La communauté étudiante du campus universitaire de Moncton fait face à la situation des courriels malveillants depuis six jours. L’administration de l’université a organisé un point de presse plus tôt en matinée pour tenter de dresser un portrait et de mettre à jour le dossier. Le recteur Raymond Théberge, accompagné des intervenants clés de la situation, ont expliqué les actions entreprises depuis le début de la crise.

Dans une déclaration en tout début de la conférence de presse, le recteur a tenu à préciser que l’administration a fait des progrès et a accompli tous les efforts nécessaires pour contrer la situation, qu’il qualifie de cyberterrorisme. « Quelques progrès sont à signaler dans les efforts pour contrecarrer le système de la personne à l’origine des courriels malveillants. »

La stratégie de lutte de la Direction Générale des Technologies (DGT) ne sera pas divulguée au public.

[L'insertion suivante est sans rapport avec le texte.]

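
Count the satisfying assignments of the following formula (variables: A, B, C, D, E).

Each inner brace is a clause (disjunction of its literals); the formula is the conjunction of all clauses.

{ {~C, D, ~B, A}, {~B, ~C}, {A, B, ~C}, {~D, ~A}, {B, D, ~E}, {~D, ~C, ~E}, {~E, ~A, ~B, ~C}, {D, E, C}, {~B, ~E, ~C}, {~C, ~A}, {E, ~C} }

6

There are 2^5 = 32 truth assignments over (A, B, C, D, E).
Split on A. With A = 1, the clauses containing A are satisfied and ~A drops from the rest; 1 of the 2^4 = 16 assignments to the other variables satisfy what remains.
With A = 0, by the same count on the reduced clause set, 5 assignments work.
Total: 1 + 5 = 6.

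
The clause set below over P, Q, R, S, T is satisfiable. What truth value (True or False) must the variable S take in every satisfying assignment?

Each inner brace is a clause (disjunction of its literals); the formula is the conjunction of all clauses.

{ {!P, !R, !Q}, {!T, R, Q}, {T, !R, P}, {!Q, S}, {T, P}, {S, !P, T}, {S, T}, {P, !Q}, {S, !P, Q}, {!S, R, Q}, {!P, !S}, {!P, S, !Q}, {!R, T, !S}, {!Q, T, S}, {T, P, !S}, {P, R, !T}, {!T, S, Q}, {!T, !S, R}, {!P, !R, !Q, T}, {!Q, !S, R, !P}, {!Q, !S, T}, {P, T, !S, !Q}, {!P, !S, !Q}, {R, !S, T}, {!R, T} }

Suppose S = false.
The clause (!Q) is unit, so Q = false.
The clause (T) is unit, so T = true.
Now (!T) is unsatisfied and unit — conflict.
So every satisfying assignment has S = True.

True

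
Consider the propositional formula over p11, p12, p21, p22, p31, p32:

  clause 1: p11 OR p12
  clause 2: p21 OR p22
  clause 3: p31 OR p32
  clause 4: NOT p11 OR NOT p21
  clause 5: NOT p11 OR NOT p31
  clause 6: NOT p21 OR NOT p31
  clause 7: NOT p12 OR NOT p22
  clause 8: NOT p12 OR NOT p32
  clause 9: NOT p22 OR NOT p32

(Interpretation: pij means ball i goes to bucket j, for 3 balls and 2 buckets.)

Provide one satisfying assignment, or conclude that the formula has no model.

UNSATISFIABLE

Try p11 = true.
From the singleton clause (NOT p21), p21 = false.
From the singleton clause (p22), p22 = true.
From the singleton clause (NOT p31), p31 = false.
From the singleton clause (p32), p32 = true.
Now (NOT p32) is unsatisfied and unit — conflict.
That branch fails; take p11 = false instead.
From the singleton clause (p12), p12 = true.
From the singleton clause (NOT p22), p22 = false.
From the singleton clause (p21), p21 = true.
From the singleton clause (NOT p31), p31 = false.
From the singleton clause (p32), p32 = true.
Now (NOT p32) is unsatisfied and unit — conflict.
Neither p11 = true nor p11 = false works.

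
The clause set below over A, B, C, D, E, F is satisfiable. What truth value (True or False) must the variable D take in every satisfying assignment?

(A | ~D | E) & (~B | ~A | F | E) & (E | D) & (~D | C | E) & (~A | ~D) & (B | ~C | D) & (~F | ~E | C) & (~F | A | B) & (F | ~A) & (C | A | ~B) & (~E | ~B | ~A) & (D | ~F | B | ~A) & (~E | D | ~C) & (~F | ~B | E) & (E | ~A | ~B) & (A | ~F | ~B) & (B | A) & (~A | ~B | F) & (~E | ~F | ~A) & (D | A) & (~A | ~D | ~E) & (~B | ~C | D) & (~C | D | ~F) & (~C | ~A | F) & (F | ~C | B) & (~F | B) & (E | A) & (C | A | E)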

Après des inquiétudes de la communauté universitaires au sujet des lignes d’aide téléphoniques, ouvertes seulement pendant les heures de bureau, l’administration a décidé d’implanter une ligne téléphonique 24h. Elle sera offerte sur tous les campus dans le même but que celles déjà disponibles depuis lundi.

 

La FÉÉCUM maintient sa position

Quoique plus calme qu’hier en journée, la présidente de la Fédération étudiante (FÉÉCUM), Roxann Guerrette, maintient sa position sur une suspension du système de messagerie Outlook.

« C’est difficile de trouver une solution, les algorithmes ne sont jamais efficaces contre [ce genre de] situation. »

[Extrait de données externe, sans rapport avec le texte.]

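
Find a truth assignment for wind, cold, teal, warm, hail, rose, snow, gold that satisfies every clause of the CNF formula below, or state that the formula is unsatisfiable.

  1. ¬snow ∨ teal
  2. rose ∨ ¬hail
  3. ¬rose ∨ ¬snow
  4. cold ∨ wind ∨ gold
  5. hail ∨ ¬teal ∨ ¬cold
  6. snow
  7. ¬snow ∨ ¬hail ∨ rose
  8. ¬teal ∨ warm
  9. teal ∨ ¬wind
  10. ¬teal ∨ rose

From the singleton clause (snow), snow = True.
From the singleton clause (teal), teal = True.
From the singleton clause (¬rose), rose = False.
Now (rose) is unsatisfied and unit — conflict.

UNSATISFIABLE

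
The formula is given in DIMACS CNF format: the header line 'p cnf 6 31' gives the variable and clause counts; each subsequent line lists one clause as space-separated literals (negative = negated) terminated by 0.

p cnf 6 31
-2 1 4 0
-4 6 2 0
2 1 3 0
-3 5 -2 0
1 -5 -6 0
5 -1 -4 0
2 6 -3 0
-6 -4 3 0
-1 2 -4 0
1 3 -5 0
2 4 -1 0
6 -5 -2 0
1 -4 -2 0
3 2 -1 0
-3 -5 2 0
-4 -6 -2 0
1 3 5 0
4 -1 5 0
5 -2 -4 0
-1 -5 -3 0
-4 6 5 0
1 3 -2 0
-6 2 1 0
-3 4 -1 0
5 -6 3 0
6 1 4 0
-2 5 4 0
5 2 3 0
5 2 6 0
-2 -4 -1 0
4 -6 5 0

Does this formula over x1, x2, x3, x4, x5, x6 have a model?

Branch on x2: set x2 = True.
Branch on x1: set x1 = True.
(¬x4) alone gives x4 = False.
(x5) alone gives x5 = True.
(x6) alone gives x6 = True.
(¬x3) alone gives x3 = False.
Every clause now holds.
A satisfying assignment: x1: True; x2: True; x3: False; x4: False; x5: True; x6: True.

Yes, satisfiable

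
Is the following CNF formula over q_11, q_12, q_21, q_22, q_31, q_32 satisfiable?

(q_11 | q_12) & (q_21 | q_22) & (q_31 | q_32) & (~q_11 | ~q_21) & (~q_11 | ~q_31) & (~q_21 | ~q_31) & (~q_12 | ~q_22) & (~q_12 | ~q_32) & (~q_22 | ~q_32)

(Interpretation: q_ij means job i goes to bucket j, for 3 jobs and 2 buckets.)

No, unsatisfiable

Try q_11 = 1.
(~q_21) alone gives q_21 = 0.
(q_22) alone gives q_22 = 1.
(~q_31) alone gives q_31 = 0.
(q_32) alone gives q_32 = 1.
That conflicts with the unit clause (~q_32).
Backtrack on q_11: now try q_11 = 0.
(q_12) alone gives q_12 = 1.
(~q_22) alone gives q_22 = 0.
(q_21) alone gives q_21 = 1.
(~q_31) alone gives q_31 = 0.
(q_32) alone gives q_32 = 1.
That conflicts with the unit clause (~q_32).
Either choice for q_11 ends in contradiction.
No assignment satisfies every clause.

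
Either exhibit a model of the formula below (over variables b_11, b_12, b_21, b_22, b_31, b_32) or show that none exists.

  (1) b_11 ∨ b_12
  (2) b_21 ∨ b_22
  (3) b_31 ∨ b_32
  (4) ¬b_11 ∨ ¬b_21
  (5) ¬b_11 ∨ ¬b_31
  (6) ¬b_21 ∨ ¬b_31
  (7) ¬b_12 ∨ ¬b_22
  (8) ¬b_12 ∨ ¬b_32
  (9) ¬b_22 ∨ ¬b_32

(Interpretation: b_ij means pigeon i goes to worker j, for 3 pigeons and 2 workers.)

Try b_11 = True.
From the singleton clause (¬b_21), b_21 = False.
From the singleton clause (b_22), b_22 = True.
From the singleton clause (¬b_31), b_31 = False.
From the singleton clause (b_32), b_32 = True.
But (¬b_32) is also a unit clause — contradiction.
That branch fails; take b_11 = False instead.
From the singleton clause (b_12), b_12 = True.
From the singleton clause (¬b_22), b_22 = False.
From the singleton clause (b_21), b_21 = True.
From the singleton clause (¬b_31), b_31 = False.
From the singleton clause (b_32), b_32 = True.
But (¬b_32) is also a unit clause — contradiction.
Neither b_11 = True nor b_11 = False works.

UNSATISFIABLE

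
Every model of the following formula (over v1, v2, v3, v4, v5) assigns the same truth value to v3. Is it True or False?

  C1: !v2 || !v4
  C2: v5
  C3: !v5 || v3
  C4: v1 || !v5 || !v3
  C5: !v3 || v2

Suppose v3 = false.
Unit clause (v5) forces v5 = true.
That conflicts with the unit clause (!v5).
So every satisfying assignment has v3 = True.

True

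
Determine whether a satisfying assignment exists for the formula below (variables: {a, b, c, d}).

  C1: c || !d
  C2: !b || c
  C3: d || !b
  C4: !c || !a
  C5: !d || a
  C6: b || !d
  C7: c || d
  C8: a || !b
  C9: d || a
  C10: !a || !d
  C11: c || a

Unsatisfiable

Suppose c = true.
From the singleton clause (!a), a = false.
From the singleton clause (!d), d = false.
But (d) is also a unit clause — contradiction.
So c must be the other value — set c = false.
From the singleton clause (!d), d = false.
But (d) is also a unit clause — contradiction.
Either choice for c ends in contradiction.
No assignment satisfies every clause.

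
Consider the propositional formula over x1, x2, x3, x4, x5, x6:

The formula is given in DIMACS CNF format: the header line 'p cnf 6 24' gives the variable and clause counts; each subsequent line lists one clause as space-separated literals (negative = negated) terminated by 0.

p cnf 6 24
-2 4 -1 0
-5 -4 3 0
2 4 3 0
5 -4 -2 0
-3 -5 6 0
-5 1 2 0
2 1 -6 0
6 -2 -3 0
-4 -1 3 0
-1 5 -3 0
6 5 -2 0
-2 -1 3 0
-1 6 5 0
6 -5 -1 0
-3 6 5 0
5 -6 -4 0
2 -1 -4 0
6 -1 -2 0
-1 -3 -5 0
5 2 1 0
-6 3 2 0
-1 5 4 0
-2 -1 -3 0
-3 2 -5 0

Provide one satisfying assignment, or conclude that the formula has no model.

Suppose x2 = True.
Suppose x4 = False.
(¬x1) alone gives x1 = False.
Suppose x6 = True.
All clauses hold; x3, x5 can take either value.

x1=False, x2=True, x3=True, x4=False, x5=True, x6=True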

Face à la réticence de l’université, la présidente veut défendre la victime. « C’est la cinquième fois qu’on reçoit des photos explicites d’une étudiante. Si on nous dit qu’on ne veut pas bloquer les courriels pour ne pas “laisser le cyberterrorisme gagner”, c’est de mettre la dignité d’une étudiante versus l’égo de l’université. »

 

Le syndicat des professeurs soutient une suspension des courriels, maintiendra son vote de grève

Le président de l’Association des professeures, professeurs et bibliothécaires du campus de Moncton (ABPPUM), Étienne Dako, est d’accord avec le fait de trouver une alternative aux courriels publics, que ce soit CLIC ou une autre plateforme de messagerie interne. « C’est le e-mail avec lequel nous travaillons tous. Il faut qu’on trouve une alternative, mais si cette solution peut fonctionner, pourquoi pas la bloquer, le temps à ce que l’auteur de ce qui nous arrive aujourd’hui soit trouvé? »

Celui-ci maintient aussi sa position sur le vote de grève du syndicat, qui aura lieu le 13 et 14 février prochains. « On a quitté la table des négociations depuis le 2 février, on était déjà dans un processus qui n’avait rien à voir avec ce qui arrive aujourd’hui. » Il n’écarte toutefois pas la possibilité d’un délai de la grève elle-même, en raison de la situation exceptionnelle. « On peut avoir le mandat de voter la grève, mais l’application peut être différente. Ça, c’est les membres qui le décideront. »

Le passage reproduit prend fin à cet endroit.